Full disclosure: I read parts one and two. I skimmed through part three, which was detailed accounts of the war fifty years after the pilgrims’ arrival.
I wanted to read this book because I have had a bad attitude about Thanksgiving for a while. We are told the lovely story of the pilgrims and Indians eating together in perfect harmony, but as I grew and learned more about how America’s true history, I doubted everything I had learned about Thanksgiving as a child.
I can now celebrate Thanksgiving knowing that for a brief time in history the pilgrims did, in fact, have a reasonably peaceful relationship with a tribe of Native Americans.
From the very beginning there were wicked and racist white men, but there were also settlers that were comfortable and respectful of cultural differences. There were many who became good friends with their native neighbors.
Things did fall apart pretty quickly within the next several decades though. The pilgrims originally made treaties with Massasoit. The treaties set up a system
of government that, if nothing else, kept people from killing eachother. Those treaties were left to Massasoit’s son at his death.

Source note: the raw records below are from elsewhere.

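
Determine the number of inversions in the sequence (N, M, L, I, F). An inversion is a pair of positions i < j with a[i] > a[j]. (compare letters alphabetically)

Element-by-element contributions:
N: 4
M: 3
L: 2
I: 1
F: 0
Sum: 4 + 3 + 2 + 1 + 0 = 10

Inversions: 10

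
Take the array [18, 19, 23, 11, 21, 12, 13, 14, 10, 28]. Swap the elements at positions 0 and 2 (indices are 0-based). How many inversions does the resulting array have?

27 inversions

Positions 0 and 2 hold 18 and 23; after swapping, the array is [23, 19, 18, 11, 21, 12, 13, 14, 10, 28].
For each element, count later entries that are smaller:
23 → 19, 18, 11, 21, 12, 13, 14, 10 → 8
19 → 18, 11, 12, 13, 14, 10 → 6
18 → 11, 12, 13, 14, 10 → 5
11 → 10 → 1
21 → 12, 13, 14, 10 → 4
12 → 10 → 1
13 → 10 → 1
14 → 10 → 1
10 → none → 0
28 → none → 0
Sum: 8 + 6 + 5 + 1 + 4 + 1 + 1 + 1 + 0 + 0 = 27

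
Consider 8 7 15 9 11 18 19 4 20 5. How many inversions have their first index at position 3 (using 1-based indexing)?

The element at index 3 is 15.
Elements after it: 9, 11, 18, 19, 4, 20, 5
Those smaller than 15: 9, 11, 4, 5

4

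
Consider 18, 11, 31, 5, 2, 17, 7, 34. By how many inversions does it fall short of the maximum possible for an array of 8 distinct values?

14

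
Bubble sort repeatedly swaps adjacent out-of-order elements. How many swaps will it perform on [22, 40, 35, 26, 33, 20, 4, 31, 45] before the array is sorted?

There are 19 swaps.

Each adjacent swap fixes exactly one inversion, so the minimum swap count equals the number of inversions.
Count inversions — for each element, later elements that are smaller:
22: 20, 4 → 2
40: 35, 26, 33, 20, 4, 31 → 6
35: 26, 33, 20, 4, 31 → 5
26: 20, 4 → 2
33: 20, 4, 31 → 3
20: 4 → 1
4: none → 0
31: none → 0
45: none → 0
Total inversions: 2 + 6 + 5 + 2 + 3 + 1 + 0 + 0 + 0 = 19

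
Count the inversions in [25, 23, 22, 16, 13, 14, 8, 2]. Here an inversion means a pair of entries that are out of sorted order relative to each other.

Element-by-element contributions:
25 → 23, 22, 16, 13, 14, 8, 2 → 7
23 → 22, 16, 13, 14, 8, 2 → 6
22 → 16, 13, 14, 8, 2 → 5
16 → 13, 14, 8, 2 → 4
13 → 8, 2 → 2
14 → 8, 2 → 2
8 → 2 → 1
2 → none → 0
Sum: 7 + 6 + 5 + 4 + 2 + 2 + 1 + 0 = 27

27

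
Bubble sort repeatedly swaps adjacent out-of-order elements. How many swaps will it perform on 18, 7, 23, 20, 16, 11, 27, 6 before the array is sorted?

There are 16 adjacent swaps.

Minimum adjacent swaps = number of inversions (each swap of adjacent out-of-order elements removes one inversion and no swap can remove more).
Count inversions — for each element, later elements that are smaller:
18: 7, 16, 11, 6 → 4
7: 6 → 1
23: 20, 16, 11, 6 → 4
20: 16, 11, 6 → 3
16: 11, 6 → 2
11: 6 → 1
27: 6 → 1
6: none → 0
Total inversions: 4 + 1 + 4 + 3 + 2 + 1 + 1 + 0 = 16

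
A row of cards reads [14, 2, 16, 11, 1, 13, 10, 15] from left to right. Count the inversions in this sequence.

14 inversions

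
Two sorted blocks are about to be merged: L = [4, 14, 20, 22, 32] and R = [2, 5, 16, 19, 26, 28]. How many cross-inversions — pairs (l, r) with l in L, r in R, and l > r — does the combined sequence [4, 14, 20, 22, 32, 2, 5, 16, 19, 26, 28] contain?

For each element r of the right run, count left-run elements greater than r:
r = 2: 4, 14, 20, 22, 32 → 5
r = 5: 14, 20, 22, 32 → 4
r = 16: 20, 22, 32 → 3
r = 19: 20, 22, 32 → 3
r = 26: 32 → 1
r = 28: 32 → 1
Cross-inversions: 5 + 4 + 3 + 3 + 1 + 1 = 17

There are 17 split inversions.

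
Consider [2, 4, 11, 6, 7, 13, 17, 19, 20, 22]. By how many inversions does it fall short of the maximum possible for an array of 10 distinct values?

43 inversions short

Maximum inversions for 10 distinct elements is C(10, 2) = 10·9/2 = 45.
Current inversions — for each element, count later smaller elements:
2: 0
4: 0
11: 2
6: 0
7: 0
13: 0
17: 0
19: 0
20: 0
22: 0
Current total: 0 + 0 + 2 + 0 + 0 + 0 + 0 + 0 + 0 + 0 = 2
Shortfall: 45 − 2 = 43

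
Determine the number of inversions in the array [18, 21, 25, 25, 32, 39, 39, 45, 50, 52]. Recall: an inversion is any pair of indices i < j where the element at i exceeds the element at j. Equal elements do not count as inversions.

0

Element-by-element contributions:
18 → none → 0
21 → none → 0
25 → none → 0
25 → none → 0
32 → none → 0
39 → none → 0
39 → none → 0
45 → none → 0
50 → none → 0
52 → none → 0
Sum: 0 + 0 + 0 + 0 + 0 + 0 + 0 + 0 + 0 + 0 = 0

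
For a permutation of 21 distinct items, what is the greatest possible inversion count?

A reversed (strictly descending) arrangement makes every pair an inversion, giving C(21, 2) inversions.
C(21, 2) = 21·20/2 = 210

Inversions: 210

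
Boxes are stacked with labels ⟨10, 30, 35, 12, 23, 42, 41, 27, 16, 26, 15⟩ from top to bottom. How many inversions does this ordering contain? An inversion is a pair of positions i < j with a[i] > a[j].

Sweep left to right; for each value list the smaller values that follow it:
10 → none → 0
30 → 12, 23, 27, 16, 26, 15 → 6
35 → 12, 23, 27, 16, 26, 15 → 6
12 → none → 0
23 → 16, 15 → 2
42 → 41, 27, 16, 26, 15 → 5
41 → 27, 16, 26, 15 → 4
27 → 16, 26, 15 → 3
16 → 15 → 1
26 → 15 → 1
15 → none → 0
Sum: 0 + 6 + 6 + 0 + 2 + 5 + 4 + 3 + 1 + 1 + 0 = 28

28 inversions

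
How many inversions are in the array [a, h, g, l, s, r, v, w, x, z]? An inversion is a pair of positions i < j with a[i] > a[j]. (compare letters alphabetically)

2 out-of-order pairs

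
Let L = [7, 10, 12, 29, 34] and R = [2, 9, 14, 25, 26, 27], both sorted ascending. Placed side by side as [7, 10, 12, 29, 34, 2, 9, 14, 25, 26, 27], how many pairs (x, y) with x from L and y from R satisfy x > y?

17 split inversions

Count, for every r in R, how many entries of L exceed r:
r = 2: 7, 10, 12, 29, 34 → 5
r = 9: 10, 12, 29, 34 → 4
r = 14: 29, 34 → 2
r = 25: 29, 34 → 2
r = 26: 29, 34 → 2
r = 27: 29, 34 → 2
Cross-inversions: 5 + 4 + 2 + 2 + 2 + 2 = 17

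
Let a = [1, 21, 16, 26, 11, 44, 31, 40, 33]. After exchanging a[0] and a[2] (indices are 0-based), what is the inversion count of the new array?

Positions 0 and 2 hold 1 and 16; after swapping, the array is [16, 21, 1, 26, 11, 44, 31, 40, 33].
Sweep left to right; for each value list the smaller values that follow it:
16 → 1, 11 → 2
21 → 1, 11 → 2
1 → none → 0
26 → 11 → 1
11 → none → 0
44 → 31, 40, 33 → 3
31 → none → 0
40 → 33 → 1
33 → none → 0
Sum: 2 + 2 + 0 + 1 + 0 + 3 + 0 + 1 + 0 = 9

9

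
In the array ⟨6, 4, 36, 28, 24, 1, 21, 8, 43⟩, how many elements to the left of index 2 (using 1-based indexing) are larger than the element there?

1

The element at index 2 is 4.
Elements before it: 6
Those larger than 4: 6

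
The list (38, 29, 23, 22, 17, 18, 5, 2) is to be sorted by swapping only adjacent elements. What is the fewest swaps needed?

27

Minimum adjacent swaps = number of inversions (each swap of adjacent out-of-order elements removes one inversion and no swap can remove more).
Count inversions — for each element, later elements that are smaller:
38: 29, 23, 22, 17, 18, 5, 2 → 7
29: 23, 22, 17, 18, 5, 2 → 6
23: 22, 17, 18, 5, 2 → 5
22: 17, 18, 5, 2 → 4
17: 5, 2 → 2
18: 5, 2 → 2
5: 2 → 1
2: none → 0
Total inversions: 7 + 6 + 5 + 4 + 2 + 2 + 1 + 0 = 27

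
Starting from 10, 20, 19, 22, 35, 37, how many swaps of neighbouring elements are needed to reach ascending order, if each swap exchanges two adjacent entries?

The minimum number of adjacent swaps to sort an array equals its inversion count, since every such swap removes exactly one inversion.
Count inversions — for each element, later elements that are smaller:
10: none → 0
20: 19 → 1
19: none → 0
22: none → 0
35: none → 0
37: none → 0
Total inversions: 0 + 1 + 0 + 0 + 0 + 0 = 1

There is 1 swap.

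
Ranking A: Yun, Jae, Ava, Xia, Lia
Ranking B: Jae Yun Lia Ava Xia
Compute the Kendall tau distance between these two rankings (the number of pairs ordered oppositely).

3

Assign each item its position (1..5) in the first ordering, then rewrite the second ordering as that position sequence:
positions: Yun→1, Jae→2, Ava→3, Xia→4, Lia→5
second ordering as positions: [2, 1, 5, 3, 4]
Discordant pairs = inversions in this position sequence.
2: 1 → 1
1: 0
5: 3, 4 → 2
3: 0
4: 0
Total: 1 + 0 + 2 + 0 + 0 = 3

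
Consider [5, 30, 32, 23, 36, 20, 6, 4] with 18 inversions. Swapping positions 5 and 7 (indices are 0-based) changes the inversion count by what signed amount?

-3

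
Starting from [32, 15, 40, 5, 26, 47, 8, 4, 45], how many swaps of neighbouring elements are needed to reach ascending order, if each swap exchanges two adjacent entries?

There are 19 swaps.

Each adjacent swap fixes exactly one inversion, so the minimum swap count equals the number of inversions.
Count inversions — for each element, later elements that are smaller:
32: 15, 5, 26, 8, 4 → 5
15: 5, 8, 4 → 3
40: 5, 26, 8, 4 → 4
5: 4 → 1
26: 8, 4 → 2
47: 8, 4, 45 → 3
8: 4 → 1
4: none → 0
45: none → 0
Total inversions: 5 + 3 + 4 + 1 + 2 + 3 + 1 + 0 + 0 = 19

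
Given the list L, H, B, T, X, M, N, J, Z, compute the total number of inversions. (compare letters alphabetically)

12

Element-by-element contributions:
L → H, B, J → 3
H → B → 1
B → none → 0
T → M, N, J → 3
X → M, N, J → 3
M → J → 1
N → J → 1
J → none → 0
Z → none → 0
Sum: 3 + 1 + 0 + 3 + 3 + 1 + 1 + 0 + 0 = 12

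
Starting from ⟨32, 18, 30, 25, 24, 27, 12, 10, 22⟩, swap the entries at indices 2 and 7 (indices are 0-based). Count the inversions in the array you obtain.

Positions 2 and 7 hold 30 and 10; after swapping, the array is [32, 18, 10, 25, 24, 27, 12, 30, 22].
For each element, count later entries that are smaller:
32 → 18, 10, 25, 24, 27, 12, 30, 22 → 8
18 → 10, 12 → 2
10 → none → 0
25 → 24, 12, 22 → 3
24 → 12, 22 → 2
27 → 12, 22 → 2
12 → none → 0
30 → 22 → 1
22 → none → 0
Sum: 8 + 2 + 0 + 3 + 2 + 2 + 0 + 1 + 0 = 18

18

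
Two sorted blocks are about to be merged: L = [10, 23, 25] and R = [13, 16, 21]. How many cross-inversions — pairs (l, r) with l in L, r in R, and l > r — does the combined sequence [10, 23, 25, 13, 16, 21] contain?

6 split inversions

Count, for every r in R, how many entries of L exceed r:
r = 13: 23, 25 → 2
r = 16: 23, 25 → 2
r = 21: 23, 25 → 2
Cross-inversions: 2 + 2 + 2 = 6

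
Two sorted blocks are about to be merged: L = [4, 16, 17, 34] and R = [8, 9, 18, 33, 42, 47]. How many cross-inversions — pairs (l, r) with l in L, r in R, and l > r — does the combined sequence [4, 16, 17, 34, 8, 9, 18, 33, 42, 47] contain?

Count, for every r in R, how many entries of L exceed r:
r = 8: 16, 17, 34 → 3
r = 9: 16, 17, 34 → 3
r = 18: 34 → 1
r = 33: 34 → 1
r = 42: none → 0
r = 47: none → 0
Cross-inversions: 3 + 3 + 1 + 1 + 0 + 0 = 8

8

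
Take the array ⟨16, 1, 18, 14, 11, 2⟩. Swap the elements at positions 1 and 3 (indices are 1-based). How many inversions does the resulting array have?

11

Positions 1 and 3 hold 16 and 18; after swapping, the array is [18, 1, 16, 14, 11, 2].
For each element, count later entries that are smaller:
18: 5
1: 0
16: 3
14: 2
11: 1
2: 0
Sum: 5 + 0 + 3 + 2 + 1 + 0 = 11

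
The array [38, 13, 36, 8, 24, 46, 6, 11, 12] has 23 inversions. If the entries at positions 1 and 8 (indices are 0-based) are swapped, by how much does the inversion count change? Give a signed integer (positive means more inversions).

Positions 1 and 8 hold 13 and 12; after swapping, the array is [38, 12, 36, 8, 24, 46, 6, 11, 13].
For each element, count later entries that are smaller:
38 → 12, 36, 8, 24, 6, 11, 13 → 7
12 → 8, 6, 11 → 3
36 → 8, 24, 6, 11, 13 → 5
8 → 6 → 1
24 → 6, 11, 13 → 3
46 → 6, 11, 13 → 3
6 → none → 0
11 → none → 0
13 → none → 0
Sum: 7 + 3 + 5 + 1 + 3 + 3 + 0 + 0 + 0 = 22
Change: 22 − 23 = -1

-1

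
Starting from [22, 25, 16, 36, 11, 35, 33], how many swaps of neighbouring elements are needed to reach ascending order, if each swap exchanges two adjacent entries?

The minimum number of adjacent swaps to sort an array equals its inversion count, since every such swap removes exactly one inversion.
Count inversions — for each element, later elements that are smaller:
22: 16, 11 → 2
25: 16, 11 → 2
16: 11 → 1
36: 11, 35, 33 → 3
11: none → 0
35: 33 → 1
33: none → 0
Total inversions: 2 + 2 + 1 + 3 + 0 + 1 + 0 = 9

9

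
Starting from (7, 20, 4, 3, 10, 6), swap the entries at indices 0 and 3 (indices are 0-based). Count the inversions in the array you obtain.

6

Positions 0 and 3 hold 7 and 3; after swapping, the array is [3, 20, 4, 7, 10, 6].
Count, for each position, how many later elements it exceeds:
3 → none → 0
20 → 4, 7, 10, 6 → 4
4 → none → 0
7 → 6 → 1
10 → 6 → 1
6 → none → 0
Sum: 0 + 4 + 0 + 1 + 1 + 0 = 6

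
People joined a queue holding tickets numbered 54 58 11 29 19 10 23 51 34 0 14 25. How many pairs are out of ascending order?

Count, for each position, how many later elements it exceeds:
54 → 11, 29, 19, 10, 23, 51, 34, 0, 14, 25 → 10
58 → 11, 29, 19, 10, 23, 51, 34, 0, 14, 25 → 10
11 → 10, 0 → 2
29 → 19, 10, 23, 0, 14, 25 → 6
19 → 10, 0, 14 → 3
10 → 0 → 1
23 → 0, 14 → 2
51 → 34, 0, 14, 25 → 4
34 → 0, 14, 25 → 3
0 → none → 0
14 → none → 0
25 → none → 0
Sum: 10 + 10 + 2 + 6 + 3 + 1 + 2 + 4 + 3 + 0 + 0 + 0 = 41

41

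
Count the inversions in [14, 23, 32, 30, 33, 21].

5

Listing every pair i<j with a[i]>a[j] (using 1-based positions):
(2,6): 23 > 21
(3,4): 32 > 30
(3,6): 32 > 21
(4,6): 30 > 21
(5,6): 33 > 21
That's 5 pairs.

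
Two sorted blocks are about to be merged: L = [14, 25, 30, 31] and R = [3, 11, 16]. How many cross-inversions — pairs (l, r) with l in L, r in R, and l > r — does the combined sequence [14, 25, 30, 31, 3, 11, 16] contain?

Split inversions: 11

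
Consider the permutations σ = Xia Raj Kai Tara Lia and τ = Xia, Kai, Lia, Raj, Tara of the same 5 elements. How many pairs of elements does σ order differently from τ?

Discordant pairs: 3

Assign each item its position (1..5) in the first ordering, then rewrite the second ordering as that position sequence:
positions: Xia→1, Raj→2, Kai→3, Tara→4, Lia→5
second ordering as positions: [1, 3, 5, 2, 4]
Discordant pairs = inversions in this position sequence.
1: 0
3: 2 → 1
5: 2, 4 → 2
2: 0
4: 0
Total: 0 + 1 + 2 + 0 + 0 = 3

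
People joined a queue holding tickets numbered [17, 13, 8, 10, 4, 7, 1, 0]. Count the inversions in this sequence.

Element-by-element contributions:
17: 7
13: 6
8: 4
10: 4
4: 2
7: 2
1: 1
0: 0
Sum: 7 + 6 + 4 + 4 + 2 + 2 + 1 + 0 = 26

26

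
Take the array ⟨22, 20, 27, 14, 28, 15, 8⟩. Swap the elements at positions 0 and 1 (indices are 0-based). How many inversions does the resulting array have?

There are 13 inversions.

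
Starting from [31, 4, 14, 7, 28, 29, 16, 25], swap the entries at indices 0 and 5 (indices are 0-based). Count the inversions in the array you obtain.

Positions 0 and 5 hold 31 and 29; after swapping, the array is [29, 4, 14, 7, 28, 31, 16, 25].
Sweep left to right; for each value list the smaller values that follow it:
29 → 4, 14, 7, 28, 16, 25 → 6
4 → none → 0
14 → 7 → 1
7 → none → 0
28 → 16, 25 → 2
31 → 16, 25 → 2
16 → none → 0
25 → none → 0
Sum: 6 + 0 + 1 + 0 + 2 + 2 + 0 + 0 = 11

11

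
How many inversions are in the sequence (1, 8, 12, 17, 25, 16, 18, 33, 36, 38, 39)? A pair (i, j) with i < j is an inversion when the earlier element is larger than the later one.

3 inversions

Element-by-element contributions:
1 → none → 0
8 → none → 0
12 → none → 0
17 → 16 → 1
25 → 16, 18 → 2
16 → none → 0
18 → none → 0
33 → none → 0
36 → none → 0
38 → none → 0
39 → none → 0
Sum: 0 + 0 + 0 + 1 + 2 + 0 + 0 + 0 + 0 + 0 + 0 = 3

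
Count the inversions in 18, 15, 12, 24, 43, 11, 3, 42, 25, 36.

19 inversions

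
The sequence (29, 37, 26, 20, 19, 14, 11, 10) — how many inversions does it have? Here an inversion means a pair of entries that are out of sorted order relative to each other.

Element-by-element contributions:
29 → 26, 20, 19, 14, 11, 10 → 6
37 → 26, 20, 19, 14, 11, 10 → 6
26 → 20, 19, 14, 11, 10 → 5
20 → 19, 14, 11, 10 → 4
19 → 14, 11, 10 → 3
14 → 11, 10 → 2
11 → 10 → 1
10 → none → 0
Sum: 6 + 6 + 5 + 4 + 3 + 2 + 1 + 0 = 27

27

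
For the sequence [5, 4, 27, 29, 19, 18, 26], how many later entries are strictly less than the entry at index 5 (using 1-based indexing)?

1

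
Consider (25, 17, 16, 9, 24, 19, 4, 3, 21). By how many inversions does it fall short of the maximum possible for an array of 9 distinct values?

12

Maximum inversions for 9 distinct elements is C(9, 2) = 9·8/2 = 36.
Current inversions — for each element, count later smaller elements:
25: 8
17: 4
16: 3
9: 2
24: 4
19: 2
4: 1
3: 0
21: 0
Current total: 8 + 4 + 3 + 2 + 4 + 2 + 1 + 0 + 0 = 24
Shortfall: 36 − 24 = 12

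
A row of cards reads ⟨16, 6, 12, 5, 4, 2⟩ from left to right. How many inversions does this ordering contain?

14

Sweep left to right; for each value list the smaller values that follow it:
16 → 6, 12, 5, 4, 2 → 5
6 → 5, 4, 2 → 3
12 → 5, 4, 2 → 3
5 → 4, 2 → 2
4 → 2 → 1
2 → none → 0
Sum: 5 + 3 + 3 + 2 + 1 + 0 = 14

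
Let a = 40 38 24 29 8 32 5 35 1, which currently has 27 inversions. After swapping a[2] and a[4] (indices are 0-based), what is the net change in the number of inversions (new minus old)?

Positions 2 and 4 hold 24 and 8; after swapping, the array is [40, 38, 8, 29, 24, 32, 5, 35, 1].
Sweep left to right; for each value list the smaller values that follow it:
40 → 38, 8, 29, 24, 32, 5, 35, 1 → 8
38 → 8, 29, 24, 32, 5, 35, 1 → 7
8 → 5, 1 → 2
29 → 24, 5, 1 → 3
24 → 5, 1 → 2
32 → 5, 1 → 2
5 → 1 → 1
35 → 1 → 1
1 → none → 0
Sum: 8 + 7 + 2 + 3 + 2 + 2 + 1 + 1 + 0 = 26
Change: 26 − 27 = -1

-1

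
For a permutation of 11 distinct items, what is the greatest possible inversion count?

55 inversions

The maximum occurs when the array is in strictly decreasing order: every one of the C(11, 2) pairs is inverted.
C(11, 2) = 11·10/2 = 55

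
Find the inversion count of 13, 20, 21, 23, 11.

For each element, count later entries that are smaller:
13: 1
20: 1
21: 1
23: 1
11: 0
Sum: 1 + 1 + 1 + 1 + 0 = 4

4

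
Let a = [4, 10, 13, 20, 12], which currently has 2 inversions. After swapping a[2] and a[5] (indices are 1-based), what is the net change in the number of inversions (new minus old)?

Positions 2 and 5 hold 10 and 12; after swapping, the array is [4, 12, 13, 20, 10].
Sweep left to right; for each value list the smaller values that follow it:
4: 0
12: 1
13: 1
20: 1
10: 0
Sum: 0 + 1 + 1 + 1 + 0 = 3
Change: 3 − 2 = +1

+1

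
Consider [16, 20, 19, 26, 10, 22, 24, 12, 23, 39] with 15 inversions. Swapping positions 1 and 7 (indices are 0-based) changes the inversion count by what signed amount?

Positions 1 and 7 hold 20 and 12; after swapping, the array is [16, 12, 19, 26, 10, 22, 24, 20, 23, 39].
Element-by-element contributions:
16 → 12, 10 → 2
12 → 10 → 1
19 → 10 → 1
26 → 10, 22, 24, 20, 23 → 5
10 → none → 0
22 → 20 → 1
24 → 20, 23 → 2
20 → none → 0
23 → none → 0
39 → none → 0
Sum: 2 + 1 + 1 + 5 + 0 + 1 + 2 + 0 + 0 + 0 = 12
Change: 12 − 15 = -3

-3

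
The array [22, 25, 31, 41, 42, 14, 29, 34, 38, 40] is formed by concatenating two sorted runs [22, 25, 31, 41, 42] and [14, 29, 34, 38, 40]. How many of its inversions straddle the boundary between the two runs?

14 cross-inversions

Count, for every r in R, how many entries of L exceed r:
r = 14: 22, 25, 31, 41, 42 → 5
r = 29: 31, 41, 42 → 3
r = 34: 41, 42 → 2
r = 38: 41, 42 → 2
r = 40: 41, 42 → 2
Cross-inversions: 5 + 3 + 2 + 2 + 2 = 14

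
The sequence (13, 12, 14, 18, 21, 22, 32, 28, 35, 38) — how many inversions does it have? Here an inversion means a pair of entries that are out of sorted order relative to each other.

For each element, count later entries that are smaller:
13: 1
12: 0
14: 0
18: 0
21: 0
22: 0
32: 1
28: 0
35: 0
38: 0
Sum: 1 + 0 + 0 + 0 + 0 + 0 + 1 + 0 + 0 + 0 = 2

Out-of-order pairs: 2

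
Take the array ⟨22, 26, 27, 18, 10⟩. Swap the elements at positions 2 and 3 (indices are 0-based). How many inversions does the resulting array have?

6

Positions 2 and 3 hold 27 and 18; after swapping, the array is [22, 26, 18, 27, 10].
Count, for each position, how many later elements it exceeds:
22: 2
26: 2
18: 1
27: 1
10: 0
Sum: 2 + 2 + 1 + 1 + 0 = 6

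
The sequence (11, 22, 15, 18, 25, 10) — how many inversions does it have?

7 inversions

Listing every pair i<j with a[i]>a[j] (using 0-based positions):
(0,5): 11 > 10
(1,2): 22 > 15
(1,3): 22 > 18
(1,5): 22 > 10
(2,5): 15 > 10
(3,5): 18 > 10
(4,5): 25 > 10
That's 7 pairs.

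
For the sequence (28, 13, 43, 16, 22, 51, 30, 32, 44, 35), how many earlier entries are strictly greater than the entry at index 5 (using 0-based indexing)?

The element at index 5 is 51.
Elements before it: 28, 13, 43, 16, 22
None of them are larger than 51.

0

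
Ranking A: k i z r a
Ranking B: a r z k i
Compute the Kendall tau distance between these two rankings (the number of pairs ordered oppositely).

9

Assign each item its position (1..5) in the first ordering, then rewrite the second ordering as that position sequence:
positions: k→1, i→2, z→3, r→4, a→5
second ordering as positions: [5, 4, 3, 1, 2]
Discordant pairs = inversions in this position sequence.
5: 4, 3, 1, 2 → 4
4: 3, 1, 2 → 3
3: 1, 2 → 2
1: 0
2: 0
Total: 4 + 3 + 2 + 0 + 0 = 9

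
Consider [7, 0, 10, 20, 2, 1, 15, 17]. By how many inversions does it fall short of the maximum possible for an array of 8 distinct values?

18 inversions short

Maximum inversions for 8 distinct elements is C(8, 2) = 8·7/2 = 28.
Current inversions — for each element, count later smaller elements:
7: 3
0: 0
10: 2
20: 4
2: 1
1: 0
15: 0
17: 0
Current total: 3 + 0 + 2 + 4 + 1 + 0 + 0 + 0 = 10
Shortfall: 28 − 10 = 18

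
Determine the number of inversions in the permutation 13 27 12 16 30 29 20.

Out-of-order index pairs (0-indexed):
(0,2): 13 > 12
(1,2): 27 > 12
(1,3): 27 > 16
(1,6): 27 > 20
(4,5): 30 > 29
(4,6): 30 > 20
(5,6): 29 > 20
That's 7 pairs.

7 inversions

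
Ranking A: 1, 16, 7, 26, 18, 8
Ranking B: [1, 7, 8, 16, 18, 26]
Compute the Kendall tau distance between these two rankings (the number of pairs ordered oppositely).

There are 5 discordant pairs.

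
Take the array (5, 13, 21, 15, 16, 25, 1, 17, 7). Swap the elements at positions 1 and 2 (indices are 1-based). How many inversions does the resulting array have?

Inversions: 17

Positions 1 and 2 hold 5 and 13; after swapping, the array is [13, 5, 21, 15, 16, 25, 1, 17, 7].
Count, for each position, how many later elements it exceeds:
13 → 5, 1, 7 → 3
5 → 1 → 1
21 → 15, 16, 1, 17, 7 → 5
15 → 1, 7 → 2
16 → 1, 7 → 2
25 → 1, 17, 7 → 3
1 → none → 0
17 → 7 → 1
7 → none → 0
Sum: 3 + 1 + 5 + 2 + 2 + 3 + 0 + 1 + 0 = 17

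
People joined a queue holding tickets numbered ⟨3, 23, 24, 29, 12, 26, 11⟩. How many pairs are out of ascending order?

Listing every pair i<j with a[i]>a[j] (using 0-based positions):
(1,4): 23 > 12
(1,6): 23 > 11
(2,4): 24 > 12
(2,6): 24 > 11
(3,4): 29 > 12
(3,5): 29 > 26
(3,6): 29 > 11
(4,6): 12 > 11
(5,6): 26 > 11
That's 9 pairs.

9 out-of-order pairs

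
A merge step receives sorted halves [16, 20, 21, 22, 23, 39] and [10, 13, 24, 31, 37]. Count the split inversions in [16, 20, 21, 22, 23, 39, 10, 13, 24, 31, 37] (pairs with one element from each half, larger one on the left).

Count, for every r in R, how many entries of L exceed r:
r = 10: 16, 20, 21, 22, 23, 39 → 6
r = 13: 16, 20, 21, 22, 23, 39 → 6
r = 24: 39 → 1
r = 31: 39 → 1
r = 37: 39 → 1
Cross-inversions: 6 + 6 + 1 + 1 + 1 = 15

15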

Massasoit’s son was uncomfortable with how much power his father had relinquished, and he rejected the treaties of peace. Feeling that he should be treated as a king, he began to stir up unrest in an effort to get what he felt were his “subjects” in line.
The pilgrims, in reaction, fought back. But, things quickly got uglier than the Native Americans had expected. To the Native Americans, war was about bravery & honor. To the settlers, war was about killing as many people as possible. They began doing atrocious things (“in the name of God”) to maintain their hold on the land.
I couldn’t bear to read the last third of this book. It broke my heart to read about what eventually ended in genocide.
I give the book a solid five stars. I would not have complained if there had been more charts and visual guides to help me keep track of names and dates though.